Après une foule de détours fort peu sincères, j’arrivai à convenir que je connaissais le lieu que Marie avait choisi pour retraite. Quand je refusai de t’y introduire, je crus un moment que tu allais te précipiter sur moi. — Ainsi, repris-tu en voyant que la violence n’aboutirait à rien, c’est maintenant toi seul qui possèdes sa confiance !

— Ne lui as-tu pas ordonné toi-même de se livrer à moi entièrement et de suivre tous les avis que je pourrais lui donner dans l’intérêt de sa sûreté ?

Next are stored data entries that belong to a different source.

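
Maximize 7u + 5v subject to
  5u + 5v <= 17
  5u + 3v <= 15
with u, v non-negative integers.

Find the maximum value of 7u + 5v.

21

The continuous relaxation peaks at (2.4, 1) with value 21.80; rounding to a feasible lattice point costs some objective.
(u,v)=(3,0): 5·3+5·0=15≤17, 5·3+3·0=15≤15, objective 21.
(u,v)=(2,1): 5·2+5·1=15≤17, 5·2+3·1=13≤15, objective 19.
(u,v)=(1,2): 5·1+5·2=15≤17, 5·1+3·2=11≤15, objective 17.
The best lattice point is (3,0), giving 21.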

— C’est vrai, m’as-tu répondu ; mais il faut que je la voie absolument. Il le faut ; je t’en supplie, fais-moi accorder un rendez-vous.

Ta douleur paraissait tellement vraie que j’en fus ému, et je te promis de décider Marie à te voir. Tu t’es presque jeté à mes pieds pour me remercier. Quand tu fus parti, j’allai trouver Marie pour lui raconter ce qui s’était passé entre nous.

— Ne me dites rien, fit-elle. Je sais tout ; j’ai écouté à la porte : je ne m’étais pas trompé, il m’aime toujours.